You might want to also look into self-sponsoring yourself for a full-time academy, once you have the full-time academy under your belt, you can get picked up quicker by an agency. Or you could even enroll into a reserve academy and get picked up somewhere as part-time.

But I would also highly recommend applying in NH, VT, RI and Maine too, you will have a much better chance of being hired in these states and don't have to deal with the civil service nonsense.


----------



## kwflatbed (Dec 29, 2004)

You might be better off applying right where you are now. You might want to take a look at this thread. Los Angeles Police Department


----------



## pahapoika (Nov 5, 2006)

Welcome home and thank you for your service. You could try moving to Boston it is expensive but if you get your residency for the next test probably have a good shot getting go on BPD.

There is directions of course Corrections. I'm sure you're well aware of being a native of Bridgewater.
It's group 4 and it will get your retirement clock ticking should you get on a PD down the road. Same thing with Suffolk County. Live and work in the city keep taking the test


----------



## Danusmc0321 (May 21, 2012)

I was active when I took the CS test without my Dd214. I had my CO write a letter for me to take the test, you might be able to still do that. Used to be you had to be in good standing and have a letter stating you were active by your CO, or plt LT. I just updated cs as I got out and with disability as I went along.


----------



## PBC FL Cop (Oct 22, 2003)

Come to VT!
Employment Opportunities | Criminal Justice Training Council


----------



## Treehouse413 (Mar 7, 2016)

You'll have vet status w CS. Don't worry you'll be hired. Good luck and Semper Fi.

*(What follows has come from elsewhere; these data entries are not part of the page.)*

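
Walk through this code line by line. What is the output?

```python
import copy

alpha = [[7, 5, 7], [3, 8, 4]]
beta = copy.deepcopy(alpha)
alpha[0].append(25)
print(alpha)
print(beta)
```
[[7, 5, 7, 25], [3, 8, 4]]
[[7, 5, 7], [3, 8, 4]]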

QUOTE="codycloud1, post: 980145, member: 46289"]Good Afternoon folks,
I was born and raised in Bridgewater Mass, and joined the Marine Corps back in 2012. I'll be getting out of the Marine Corps in the next few months. I have a California drivers license and am currently renting a place in southern California. I'm wondering what I should begin doing to try to lock on employment for when I am transitioning. I went to the civil service portion of MA.Gov and began filling out the form for the exam for "military make-up exam" however, when it said in order claim you are a "veteran" you need to upload your DD214 (will get it in August when I officially EAS). Should I leave it as civilian?
Also should i begin applying for "non civil-service" departments? Corrections departments? What are the major differences when it comes to civil or non civil service departments?

Any and all information is greatly appreciated, and I would be more than happy to take leave and fly out for any testing dates that would further aid my attempts in gaining employments.[/QUOTE]


----------



## Rogergoodwin (Feb 15, 2016)

The most important thing is getting residency in a big city that hires often. Boston has a mass exodus of retirements coming up. They're going to be putting through class after class.


----------